Tandis que la Suisse a connu une longue période de déflation, renforcée par la fin du taux plancher entre l’euro et le franc suisse début 2015 et l’introduction par la BNS de taux d’intérêt négatifs, l’inflation semble à nouveau poindre. En cause? Notamment la baisse de notre devise nationale face à la monnaie européenne, entraînant les prix à la hausse, en particulier dans les zones frontalières.

Quid de la prévoyance professionnelle?

En phase déflationniste et de rendements des obligations nuls ou négatifs, les caisses de pensions se trouvent face à un dilemme: comment assumer leurs engagements vis-à-vis de leurs assurés sans augmenter les coûts? Une bonne partie d’entre elles se sont orientées, à juste titre, vers des placements alternatifs à rendements élevés, tels que les titres immobiliers. Malgré cela, certaines ont dû se résoudre à baisser leur taux de conversion dans la part surobligatoire, au-delà de 84 600 francs, jusqu’à des niveaux en deçà du taux appliqué à la part obligatoire. Au détriment de l’ensemble des assurés.

Les bénéficiaires d’un plan de prévoyance cadres, éligibles pour la part du salaire au-delà du fonds de garantie LPP fixé à 126 900 francs, ont pu tirer leur épingle du jeu. Au lieu d’assumer collectivement les décisions du comité de caisse, ils ont pu définir librement une stratégie de placement mieux adaptée au contexte économique et à leur situation propre (selon les normes de placements de l’OPP2). Assumant une plus grande responsabilité personnelle, les assurés se montrent raisonnables: stratégie diversifiée, constituée notamment de titres rentables tels que l’immobilier et les actions, ainsi que d’un volume important de liquidités sans intérêts, destinées à entrer dans le marché des actions ou à recevoir des intérêts rémunérateurs plus élevés au moment propice.

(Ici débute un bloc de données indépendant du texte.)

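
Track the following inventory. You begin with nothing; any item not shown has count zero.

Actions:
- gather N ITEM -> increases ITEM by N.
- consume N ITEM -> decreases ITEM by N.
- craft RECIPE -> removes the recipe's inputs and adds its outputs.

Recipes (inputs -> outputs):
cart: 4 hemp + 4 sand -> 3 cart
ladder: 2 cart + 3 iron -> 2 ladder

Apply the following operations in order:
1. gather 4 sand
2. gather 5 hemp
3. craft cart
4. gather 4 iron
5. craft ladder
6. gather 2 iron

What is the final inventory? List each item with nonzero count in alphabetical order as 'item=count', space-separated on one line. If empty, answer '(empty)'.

Answer: cart=1 hemp=1 iron=3 ladder=2

Derivation:
After 1 (gather 4 sand): sand=4
After 2 (gather 5 hemp): hemp=5 sand=4
After 3 (craft cart): cart=3 hemp=1
After 4 (gather 4 iron): cart=3 hemp=1 iron=4
After 5 (craft ladder): cart=1 hemp=1 iron=1 ladder=2
After 6 (gather 2 iron): cart=1 hemp=1 iron=3 ladder=2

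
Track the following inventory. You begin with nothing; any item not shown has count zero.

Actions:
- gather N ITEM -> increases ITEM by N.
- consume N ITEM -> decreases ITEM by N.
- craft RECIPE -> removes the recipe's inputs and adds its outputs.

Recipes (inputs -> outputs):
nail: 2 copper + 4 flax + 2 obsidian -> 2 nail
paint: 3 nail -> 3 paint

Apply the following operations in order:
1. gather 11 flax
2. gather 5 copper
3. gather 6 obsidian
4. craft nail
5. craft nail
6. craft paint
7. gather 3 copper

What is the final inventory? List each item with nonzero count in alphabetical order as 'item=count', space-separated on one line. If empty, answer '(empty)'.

Answer: copper=4 flax=3 nail=1 obsidian=2 paint=3

Derivation:
After 1 (gather 11 flax): flax=11
After 2 (gather 5 copper): copper=5 flax=11
After 3 (gather 6 obsidian): copper=5 flax=11 obsidian=6
After 4 (craft nail): copper=3 flax=7 nail=2 obsidian=4
After 5 (craft nail): copper=1 flax=3 nail=4 obsidian=2
After 6 (craft paint): copper=1 flax=3 nail=1 obsidian=2 paint=3
After 7 (gather 3 copper): copper=4 flax=3 nail=1 obsidian=2 paint=3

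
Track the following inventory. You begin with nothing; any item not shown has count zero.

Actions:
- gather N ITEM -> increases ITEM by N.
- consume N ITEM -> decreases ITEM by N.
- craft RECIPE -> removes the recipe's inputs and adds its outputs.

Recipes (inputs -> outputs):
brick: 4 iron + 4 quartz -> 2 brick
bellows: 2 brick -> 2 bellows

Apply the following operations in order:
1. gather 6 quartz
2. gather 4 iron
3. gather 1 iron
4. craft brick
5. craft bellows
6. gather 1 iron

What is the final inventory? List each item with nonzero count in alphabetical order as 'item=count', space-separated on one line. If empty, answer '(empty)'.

After 1 (gather 6 quartz): quartz=6
After 2 (gather 4 iron): iron=4 quartz=6
After 3 (gather 1 iron): iron=5 quartz=6
After 4 (craft brick): brick=2 iron=1 quartz=2
After 5 (craft bellows): bellows=2 iron=1 quartz=2
After 6 (gather 1 iron): bellows=2 iron=2 quartz=2

Answer: bellows=2 iron=2 quartz=2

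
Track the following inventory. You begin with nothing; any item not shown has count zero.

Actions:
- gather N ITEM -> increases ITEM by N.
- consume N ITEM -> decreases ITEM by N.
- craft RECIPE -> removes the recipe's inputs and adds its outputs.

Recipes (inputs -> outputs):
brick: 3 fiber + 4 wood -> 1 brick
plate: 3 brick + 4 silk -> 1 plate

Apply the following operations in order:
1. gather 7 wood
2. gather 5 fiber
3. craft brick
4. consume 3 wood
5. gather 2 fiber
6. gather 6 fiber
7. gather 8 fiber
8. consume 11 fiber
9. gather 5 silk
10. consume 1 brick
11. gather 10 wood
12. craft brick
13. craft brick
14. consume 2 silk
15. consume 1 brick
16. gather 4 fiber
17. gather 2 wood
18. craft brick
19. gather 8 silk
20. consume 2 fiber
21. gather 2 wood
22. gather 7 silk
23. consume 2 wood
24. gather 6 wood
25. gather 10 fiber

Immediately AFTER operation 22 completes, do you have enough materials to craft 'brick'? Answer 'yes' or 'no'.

After 1 (gather 7 wood): wood=7
After 2 (gather 5 fiber): fiber=5 wood=7
After 3 (craft brick): brick=1 fiber=2 wood=3
After 4 (consume 3 wood): brick=1 fiber=2
After 5 (gather 2 fiber): brick=1 fiber=4
After 6 (gather 6 fiber): brick=1 fiber=10
After 7 (gather 8 fiber): brick=1 fiber=18
After 8 (consume 11 fiber): brick=1 fiber=7
After 9 (gather 5 silk): brick=1 fiber=7 silk=5
After 10 (consume 1 brick): fiber=7 silk=5
After 11 (gather 10 wood): fiber=7 silk=5 wood=10
After 12 (craft brick): brick=1 fiber=4 silk=5 wood=6
After 13 (craft brick): brick=2 fiber=1 silk=5 wood=2
After 14 (consume 2 silk): brick=2 fiber=1 silk=3 wood=2
After 15 (consume 1 brick): brick=1 fiber=1 silk=3 wood=2
After 16 (gather 4 fiber): brick=1 fiber=5 silk=3 wood=2
After 17 (gather 2 wood): brick=1 fiber=5 silk=3 wood=4
After 18 (craft brick): brick=2 fiber=2 silk=3
After 19 (gather 8 silk): brick=2 fiber=2 silk=11
After 20 (consume 2 fiber): brick=2 silk=11
After 21 (gather 2 wood): brick=2 silk=11 wood=2
After 22 (gather 7 silk): brick=2 silk=18 wood=2

Answer: no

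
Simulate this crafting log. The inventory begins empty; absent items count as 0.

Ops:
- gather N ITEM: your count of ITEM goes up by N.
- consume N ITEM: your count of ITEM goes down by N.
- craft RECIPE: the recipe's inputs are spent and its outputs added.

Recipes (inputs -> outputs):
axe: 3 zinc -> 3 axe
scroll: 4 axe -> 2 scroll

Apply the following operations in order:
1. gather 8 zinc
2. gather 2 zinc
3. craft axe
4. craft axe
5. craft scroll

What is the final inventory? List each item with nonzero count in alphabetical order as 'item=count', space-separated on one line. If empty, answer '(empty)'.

Answer: axe=2 scroll=2 zinc=4

Derivation:
After 1 (gather 8 zinc): zinc=8
After 2 (gather 2 zinc): zinc=10
After 3 (craft axe): axe=3 zinc=7
After 4 (craft axe): axe=6 zinc=4
After 5 (craft scroll): axe=2 scroll=2 zinc=4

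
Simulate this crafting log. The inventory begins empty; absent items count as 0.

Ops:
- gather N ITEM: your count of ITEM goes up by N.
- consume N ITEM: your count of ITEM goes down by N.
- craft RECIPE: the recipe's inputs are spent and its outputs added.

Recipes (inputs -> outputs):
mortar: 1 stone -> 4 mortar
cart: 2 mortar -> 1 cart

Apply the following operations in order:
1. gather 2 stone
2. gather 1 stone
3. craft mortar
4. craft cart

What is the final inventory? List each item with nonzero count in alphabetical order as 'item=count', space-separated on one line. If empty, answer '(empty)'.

After 1 (gather 2 stone): stone=2
After 2 (gather 1 stone): stone=3
After 3 (craft mortar): mortar=4 stone=2
After 4 (craft cart): cart=1 mortar=2 stone=2

Answer: cart=1 mortar=2 stone=2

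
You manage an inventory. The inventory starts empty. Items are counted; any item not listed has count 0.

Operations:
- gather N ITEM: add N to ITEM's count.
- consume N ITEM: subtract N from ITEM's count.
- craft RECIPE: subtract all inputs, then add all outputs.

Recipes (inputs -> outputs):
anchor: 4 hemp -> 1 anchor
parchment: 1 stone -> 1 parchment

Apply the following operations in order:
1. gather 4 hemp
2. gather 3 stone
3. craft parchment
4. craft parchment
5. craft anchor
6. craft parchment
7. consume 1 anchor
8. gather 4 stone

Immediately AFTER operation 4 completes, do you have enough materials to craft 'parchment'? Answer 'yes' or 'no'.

After 1 (gather 4 hemp): hemp=4
After 2 (gather 3 stone): hemp=4 stone=3
After 3 (craft parchment): hemp=4 parchment=1 stone=2
After 4 (craft parchment): hemp=4 parchment=2 stone=1

Answer: yes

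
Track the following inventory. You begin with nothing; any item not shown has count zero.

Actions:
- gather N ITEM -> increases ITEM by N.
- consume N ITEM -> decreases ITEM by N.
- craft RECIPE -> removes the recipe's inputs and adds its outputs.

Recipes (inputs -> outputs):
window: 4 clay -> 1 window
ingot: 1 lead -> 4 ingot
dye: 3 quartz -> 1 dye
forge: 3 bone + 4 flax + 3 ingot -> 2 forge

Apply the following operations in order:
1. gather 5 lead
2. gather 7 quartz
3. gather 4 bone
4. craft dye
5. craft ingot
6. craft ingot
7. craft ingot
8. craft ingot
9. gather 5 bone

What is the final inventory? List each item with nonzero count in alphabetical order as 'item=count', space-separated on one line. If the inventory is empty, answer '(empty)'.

Answer: bone=9 dye=1 ingot=16 lead=1 quartz=4

Derivation:
After 1 (gather 5 lead): lead=5
After 2 (gather 7 quartz): lead=5 quartz=7
After 3 (gather 4 bone): bone=4 lead=5 quartz=7
After 4 (craft dye): bone=4 dye=1 lead=5 quartz=4
After 5 (craft ingot): bone=4 dye=1 ingot=4 lead=4 quartz=4
After 6 (craft ingot): bone=4 dye=1 ingot=8 lead=3 quartz=4
After 7 (craft ingot): bone=4 dye=1 ingot=12 lead=2 quartz=4
After 8 (craft ingot): bone=4 dye=1 ingot=16 lead=1 quartz=4
After 9 (gather 5 bone): bone=9 dye=1 ingot=16 lead=1 quartz=4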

Le retour à l’inflation, dû notamment au recul du franc face à l’euro, change-t-il la donne?

Fondamentalement non, si l’on tient compte du niveau toujours bas des taux d’intérêt généraux et des perspectives déficitaires des obligations à long terme. De plus, l’inflation devrait rester contenue. Dans ce cas, les caisses de pensions seraient inspirées de maintenir des portefeuilles d’actifs diversifiés, en continuant de miser sur les titres immobiliers, les placements alternatifs et les actions. Une telle stratégie n’empêchera cependant pas un certain nombre de caisses de devoir poursuivre leurs mesures d’assainissement.

Au niveau de la prévoyance cadres, le contexte demeurant tendu, il conviendra aux assurés de poursuivre une stratégie maximisant les titres à haut potentiel de croissance. Pour les propriétaires, en particulier ceux qui ont conservé une part importante de liquidités en période de déflation, il existe des alternatives attractives. Parmi celles-ci, nous proposons une toute nouvelle solution, qui consiste à placer jusqu’à 50% de son dépôt de prévoyance dans un fonds hypothécaire. Concrètement, les assurés pourront investir jusqu’à 65% de la valeur marchande de leur résidence principale et entre 40 et 50% de leur maison de vacances ou d’un immeuble de rendement.

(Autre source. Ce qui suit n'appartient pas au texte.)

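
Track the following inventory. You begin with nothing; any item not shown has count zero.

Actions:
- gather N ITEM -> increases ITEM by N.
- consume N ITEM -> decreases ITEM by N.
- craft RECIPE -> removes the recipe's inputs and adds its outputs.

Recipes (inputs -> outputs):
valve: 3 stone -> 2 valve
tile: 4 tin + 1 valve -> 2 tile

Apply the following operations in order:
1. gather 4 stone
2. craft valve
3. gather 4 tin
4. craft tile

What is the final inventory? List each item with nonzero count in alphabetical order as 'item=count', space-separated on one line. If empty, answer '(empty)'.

Answer: stone=1 tile=2 valve=1

Derivation:
After 1 (gather 4 stone): stone=4
After 2 (craft valve): stone=1 valve=2
After 3 (gather 4 tin): stone=1 tin=4 valve=2
After 4 (craft tile): stone=1 tile=2 valve=1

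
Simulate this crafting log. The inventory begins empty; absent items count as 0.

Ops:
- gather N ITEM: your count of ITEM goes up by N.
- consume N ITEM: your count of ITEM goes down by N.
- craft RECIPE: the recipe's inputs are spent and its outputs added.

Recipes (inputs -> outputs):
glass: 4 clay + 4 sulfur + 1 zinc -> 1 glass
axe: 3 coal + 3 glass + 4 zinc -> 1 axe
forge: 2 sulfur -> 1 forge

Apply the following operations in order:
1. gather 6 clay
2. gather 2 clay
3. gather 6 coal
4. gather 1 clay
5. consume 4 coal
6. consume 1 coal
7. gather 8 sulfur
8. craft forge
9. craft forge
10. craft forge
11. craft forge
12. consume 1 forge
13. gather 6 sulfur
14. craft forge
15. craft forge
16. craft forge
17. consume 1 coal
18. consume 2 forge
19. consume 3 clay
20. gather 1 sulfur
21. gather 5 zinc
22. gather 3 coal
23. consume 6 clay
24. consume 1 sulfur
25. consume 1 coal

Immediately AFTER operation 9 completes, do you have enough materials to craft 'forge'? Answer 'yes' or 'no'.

After 1 (gather 6 clay): clay=6
After 2 (gather 2 clay): clay=8
After 3 (gather 6 coal): clay=8 coal=6
After 4 (gather 1 clay): clay=9 coal=6
After 5 (consume 4 coal): clay=9 coal=2
After 6 (consume 1 coal): clay=9 coal=1
After 7 (gather 8 sulfur): clay=9 coal=1 sulfur=8
After 8 (craft forge): clay=9 coal=1 forge=1 sulfur=6
After 9 (craft forge): clay=9 coal=1 forge=2 sulfur=4

Answer: yes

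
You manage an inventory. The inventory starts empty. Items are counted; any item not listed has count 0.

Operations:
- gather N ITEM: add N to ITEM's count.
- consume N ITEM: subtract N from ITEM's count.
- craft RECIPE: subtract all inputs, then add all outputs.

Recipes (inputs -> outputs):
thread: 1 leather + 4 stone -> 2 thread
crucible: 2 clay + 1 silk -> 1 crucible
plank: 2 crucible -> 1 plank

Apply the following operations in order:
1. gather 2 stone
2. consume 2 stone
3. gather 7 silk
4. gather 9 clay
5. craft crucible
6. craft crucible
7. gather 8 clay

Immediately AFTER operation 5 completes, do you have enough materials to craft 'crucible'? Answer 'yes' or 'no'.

After 1 (gather 2 stone): stone=2
After 2 (consume 2 stone): (empty)
After 3 (gather 7 silk): silk=7
After 4 (gather 9 clay): clay=9 silk=7
After 5 (craft crucible): clay=7 crucible=1 silk=6

Answer: yes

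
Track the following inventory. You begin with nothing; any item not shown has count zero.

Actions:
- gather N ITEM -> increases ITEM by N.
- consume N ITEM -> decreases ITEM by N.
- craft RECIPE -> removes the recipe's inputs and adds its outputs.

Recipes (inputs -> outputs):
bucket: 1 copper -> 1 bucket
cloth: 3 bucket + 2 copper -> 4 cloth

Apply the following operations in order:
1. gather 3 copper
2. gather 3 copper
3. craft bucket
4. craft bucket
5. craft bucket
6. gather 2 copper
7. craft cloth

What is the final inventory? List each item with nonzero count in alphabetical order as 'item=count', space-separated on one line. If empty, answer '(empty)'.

After 1 (gather 3 copper): copper=3
After 2 (gather 3 copper): copper=6
After 3 (craft bucket): bucket=1 copper=5
After 4 (craft bucket): bucket=2 copper=4
After 5 (craft bucket): bucket=3 copper=3
After 6 (gather 2 copper): bucket=3 copper=5
After 7 (craft cloth): cloth=4 copper=3

Answer: cloth=4 copper=3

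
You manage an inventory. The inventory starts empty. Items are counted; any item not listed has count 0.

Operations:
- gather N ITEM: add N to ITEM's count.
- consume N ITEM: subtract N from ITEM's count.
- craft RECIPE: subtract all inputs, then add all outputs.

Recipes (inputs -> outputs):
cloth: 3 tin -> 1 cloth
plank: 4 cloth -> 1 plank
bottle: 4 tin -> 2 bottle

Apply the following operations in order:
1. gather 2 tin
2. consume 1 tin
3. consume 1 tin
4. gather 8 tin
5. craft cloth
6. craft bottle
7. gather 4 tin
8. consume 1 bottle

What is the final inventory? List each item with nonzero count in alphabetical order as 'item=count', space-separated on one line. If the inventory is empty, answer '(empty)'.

After 1 (gather 2 tin): tin=2
After 2 (consume 1 tin): tin=1
After 3 (consume 1 tin): (empty)
After 4 (gather 8 tin): tin=8
After 5 (craft cloth): cloth=1 tin=5
After 6 (craft bottle): bottle=2 cloth=1 tin=1
After 7 (gather 4 tin): bottle=2 cloth=1 tin=5
After 8 (consume 1 bottle): bottle=1 cloth=1 tin=5

Answer: bottle=1 cloth=1 tin=5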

Quels sont les avantages d’un tel placement?

Mentionnons que les intérêts créditeurs rémunèrent le capital de prévoyance de l’assuré tandis que les intérêts débiteurs réduisent le revenu imposable. Par ailleurs, il s’agit d’un placement stable et à risque faible. Last but not least, cet investissement est très peu influencé par les marchés financiers. Dans la période instable que l’on connaît depuis quelques années, cela a son importance.

Une constatation s’impose au vu de la situation économique de ces dernières années: les caisses de pensions ont globalement su adopter les stratégies adéquates afin de garantir le financement des retraites de leurs assurés à long terme. Mais dans un système très réglementé et essentiellement collectivisé, elles sont bien souvent dans l’obligation de répercuter leurs pertes sur l’ensemble des assurés. Et à chacun de payer, peu importe sa situation personnelle.

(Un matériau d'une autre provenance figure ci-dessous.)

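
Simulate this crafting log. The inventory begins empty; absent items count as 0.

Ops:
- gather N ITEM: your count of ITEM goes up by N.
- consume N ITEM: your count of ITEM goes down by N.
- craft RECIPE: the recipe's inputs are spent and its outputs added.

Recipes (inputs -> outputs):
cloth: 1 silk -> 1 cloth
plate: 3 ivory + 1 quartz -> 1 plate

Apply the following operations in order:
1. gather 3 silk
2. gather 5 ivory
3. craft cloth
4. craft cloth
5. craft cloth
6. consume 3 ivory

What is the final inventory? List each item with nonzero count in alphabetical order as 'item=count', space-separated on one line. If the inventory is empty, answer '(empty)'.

After 1 (gather 3 silk): silk=3
After 2 (gather 5 ivory): ivory=5 silk=3
After 3 (craft cloth): cloth=1 ivory=5 silk=2
After 4 (craft cloth): cloth=2 ivory=5 silk=1
After 5 (craft cloth): cloth=3 ivory=5
After 6 (consume 3 ivory): cloth=3 ivory=2

Answer: cloth=3 ivory=2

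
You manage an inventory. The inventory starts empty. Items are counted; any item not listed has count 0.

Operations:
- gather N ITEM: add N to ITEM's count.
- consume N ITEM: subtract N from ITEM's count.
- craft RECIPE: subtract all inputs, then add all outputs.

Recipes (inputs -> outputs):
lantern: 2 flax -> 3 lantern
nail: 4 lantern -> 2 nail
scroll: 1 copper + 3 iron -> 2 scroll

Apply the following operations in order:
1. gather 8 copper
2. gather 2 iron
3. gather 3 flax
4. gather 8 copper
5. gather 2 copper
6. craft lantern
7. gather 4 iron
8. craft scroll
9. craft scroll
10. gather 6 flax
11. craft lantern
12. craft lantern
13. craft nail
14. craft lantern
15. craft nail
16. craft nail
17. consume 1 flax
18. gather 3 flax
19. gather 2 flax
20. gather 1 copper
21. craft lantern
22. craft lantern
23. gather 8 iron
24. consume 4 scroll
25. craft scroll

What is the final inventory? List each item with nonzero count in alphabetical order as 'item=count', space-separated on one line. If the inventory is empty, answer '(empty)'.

After 1 (gather 8 copper): copper=8
After 2 (gather 2 iron): copper=8 iron=2
After 3 (gather 3 flax): copper=8 flax=3 iron=2
After 4 (gather 8 copper): copper=16 flax=3 iron=2
After 5 (gather 2 copper): copper=18 flax=3 iron=2
After 6 (craft lantern): copper=18 flax=1 iron=2 lantern=3
After 7 (gather 4 iron): copper=18 flax=1 iron=6 lantern=3
After 8 (craft scroll): copper=17 flax=1 iron=3 lantern=3 scroll=2
After 9 (craft scroll): copper=16 flax=1 lantern=3 scroll=4
After 10 (gather 6 flax): copper=16 flax=7 lantern=3 scroll=4
After 11 (craft lantern): copper=16 flax=5 lantern=6 scroll=4
After 12 (craft lantern): copper=16 flax=3 lantern=9 scroll=4
After 13 (craft nail): copper=16 flax=3 lantern=5 nail=2 scroll=4
After 14 (craft lantern): copper=16 flax=1 lantern=8 nail=2 scroll=4
After 15 (craft nail): copper=16 flax=1 lantern=4 nail=4 scroll=4
After 16 (craft nail): copper=16 flax=1 nail=6 scroll=4
After 17 (consume 1 flax): copper=16 nail=6 scroll=4
After 18 (gather 3 flax): copper=16 flax=3 nail=6 scroll=4
After 19 (gather 2 flax): copper=16 flax=5 nail=6 scroll=4
After 20 (gather 1 copper): copper=17 flax=5 nail=6 scroll=4
After 21 (craft lantern): copper=17 flax=3 lantern=3 nail=6 scroll=4
After 22 (craft lantern): copper=17 flax=1 lantern=6 nail=6 scroll=4
After 23 (gather 8 iron): copper=17 flax=1 iron=8 lantern=6 nail=6 scroll=4
After 24 (consume 4 scroll): copper=17 flax=1 iron=8 lantern=6 nail=6
After 25 (craft scroll): copper=16 flax=1 iron=5 lantern=6 nail=6 scroll=2

Answer: copper=16 flax=1 iron=5 lantern=6 nail=6 scroll=2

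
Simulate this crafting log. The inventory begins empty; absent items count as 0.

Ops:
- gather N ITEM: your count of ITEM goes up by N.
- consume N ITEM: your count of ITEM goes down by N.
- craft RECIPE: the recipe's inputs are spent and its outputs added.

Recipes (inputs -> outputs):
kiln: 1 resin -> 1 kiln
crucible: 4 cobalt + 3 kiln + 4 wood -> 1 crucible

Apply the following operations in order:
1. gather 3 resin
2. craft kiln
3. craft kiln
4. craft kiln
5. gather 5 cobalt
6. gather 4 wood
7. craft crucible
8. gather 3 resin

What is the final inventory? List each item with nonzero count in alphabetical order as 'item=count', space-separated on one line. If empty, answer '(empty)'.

After 1 (gather 3 resin): resin=3
After 2 (craft kiln): kiln=1 resin=2
After 3 (craft kiln): kiln=2 resin=1
After 4 (craft kiln): kiln=3
After 5 (gather 5 cobalt): cobalt=5 kiln=3
After 6 (gather 4 wood): cobalt=5 kiln=3 wood=4
After 7 (craft crucible): cobalt=1 crucible=1
After 8 (gather 3 resin): cobalt=1 crucible=1 resin=3

Answer: cobalt=1 crucible=1 resin=3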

Plus que jamais, les avantages d’une gestion libre et flexible de son propre patrimoine, couplée à une plus grande responsabilité individuelle, paraissent évidents au regard des exemples ci-dessus. Malgré quelques aspects positifs, notamment pour les indépendants, il est toutefois regrettable que le paquet de réforme Prévoyance 2020 ne mette pas plus l’accent sur la liberté, seule véritable solution pour renforcer durablement notre système.